Lors d'une réunion au Parlement européen la semaine dernière (10 octobre) pour célébrer la Journée mondiale de la vue, Peter Ackland, le directeur général de l'Agence internationale pour la prévention de la cécité, a signalé qu'étant donné que la population européenne vieillissait, les troubles de la vue étaient plus fréquents.
Selon les statistiques d'Eurostat, la proportion de personnes de plus de 65 ans passera de 17,6 % à 29,9 % de la population d'ici 2050.
L'Europe prend de l'âge et perd la vue
Le nombre de personnes atteintes de diabète augmenterait à 35 millions d'ici 2030. Parmi eux, 40 % souffriront d'une rétinopathie non détectée et 3 % de graves troubles de la vue.
« La cécité évitable a d'énormes conséquences sur les systèmes de soins de santé et sur l'ensemble de la société. Environ un Européen sur 30 connaît une perte de la vue et 75 % des personnes partiellement malvoyantes en âge de travailler sont au chômage », a déclaré l'eurodéputé grec Ioannis Tsoukalas (PPE) pendant la réunion.
Ce phénomène s'accentuera sans doute en raison du vieillissement de la population, de l'augmentation du nombre de maladies chroniques liées à l'âge et des complications de santé désastreuses engendrées par des maladies chroniques, a-t-il ajouté.
Les raisons principales de la cécité évitable en Europe proviennent de la dégénération maculaire liée à l'âge, la cataracte, la rétinopathie diabétique et des glaucomes.
Puisqu'il s'agit d'une complication résultant d'autres maladies ou de problèmes de santé, on peut prévenir la cécité évitable si elle est découverte à un stade précoce.
Dépistages et examens indispensables pour prévenir la cécité
L'eurodéputé grec a expliqué que la moitié de la cécité en Europe pourrait être évitée grâce à un traitement préventif comme un examen de la vue approprié et un traitement a posteriori.
« Il est donc possible de prévenir à temps et il est important de réduire le fardeau grandissant de la cécité », a-t-il ajouté en affirmant que les coûts liés à la cécité (notamment des frais non médicaux tels que l’adaptation du domicile ou la nécessité de recourir à une assistance quotidienne) représentent environ 11 500 € par patient et par an.
Marian Harkin, eurodéputée indépendante irlandaise, a rejoint son appel en demandant d'organiser à l'échelle nationale des dépistages adéquats et systématiques de la cécité ainsi qu'une procédure d'évaluation adéquate entre les branches des soins de santé.
Dans le même temps, une enquête publiée en même temps que l’European Forum Against Blindness (EFAB) a révélé que plus de la moitié des participants (53 %) ont déclaré s'inquiéter de voir moins bien ou de devenir aveugles dans les prochaines années et décennies.

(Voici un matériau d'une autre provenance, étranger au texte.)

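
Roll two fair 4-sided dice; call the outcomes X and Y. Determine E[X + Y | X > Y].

5

Outcomes with X > Y: (2,1), (3,1), (3,2), (4,1), (4,2), (4,3), each with probability 1/16.
E[X + Y | X > Y] = (3 + 4 + 5 + 5 + 6 + 7) / 6 = 5.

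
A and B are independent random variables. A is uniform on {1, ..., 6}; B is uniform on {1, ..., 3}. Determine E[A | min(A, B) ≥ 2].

Outcomes with min(A, B) ≥ 2: (2,2), (2,3), (3,2), (3,3), (4,2), (4,3), (5,2), (5,3), (6,2), (6,3), each with probability 1/18.
E[A | min(A, B) ≥ 2] = (2 + 2 + 3 + 3 + 4 + 4 + 5 + 5 + 6 + 6) / 10 = 4.

4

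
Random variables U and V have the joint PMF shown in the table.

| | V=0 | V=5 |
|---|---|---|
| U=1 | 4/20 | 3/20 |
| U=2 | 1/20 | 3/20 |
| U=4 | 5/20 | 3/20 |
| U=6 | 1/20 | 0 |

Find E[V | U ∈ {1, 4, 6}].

15/8

P(U ∈ {1, 4, 6}) = 4/5.
Summing V·P(U=x,V=y) over the conditioning event gives 3/2.
E[V | U ∈ {1, 4, 6}] = (3/2) / (4/5) = 15/8.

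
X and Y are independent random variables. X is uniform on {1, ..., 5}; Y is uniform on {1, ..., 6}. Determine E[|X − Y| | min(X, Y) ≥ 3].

7/6

P(min(X, Y) ≥ 3) = 2/5.
Summing |X−Y|·P(x,y) over outcomes with min(X, Y) ≥ 3 gives 7/15.
E[|X − Y| | min(X, Y) ≥ 3] = (7/15) / (2/5) = 7/6.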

Selon l'enquête menée auprès de plus de 5 000 personnes à travers cinq pays de l'UE, les personnes interrogées craignent plus de perdre la mémoire que la vue et elles sont deux fois plus nombreuses que celles préoccupées par d’autres troubles comme le diabète.
Demande d'actions en attente
Pendant la réunion, Peter Ackland a annoncé une série de mesures préventives à mettre en oeuvre, dont des messages de santé publique sur les yeux, des tests de la vue réguliers et l'incitation à faire de l'exercice.
Il a ajouté que la santé oculaire restait négligée à l'échelle européenne. L'adoption par seulement trois pays européens des stratégies « Vision 2020 » confirme ces propos.
L'Organisation mondiale de la santé et l'Agence internationale pour la prévention de la cécité ont créé une initiative mondiale sur la santé publique, Vision 2020 : Le Droit à la vue pour encourager et promouvoir le développement des programmes de soins oculaires dès 1999.
Sur la base des résultats de l'événement au Parlement, l’EFAB voudrait développer un appel à agir et à construire une coalition solide et durable contre la cécité.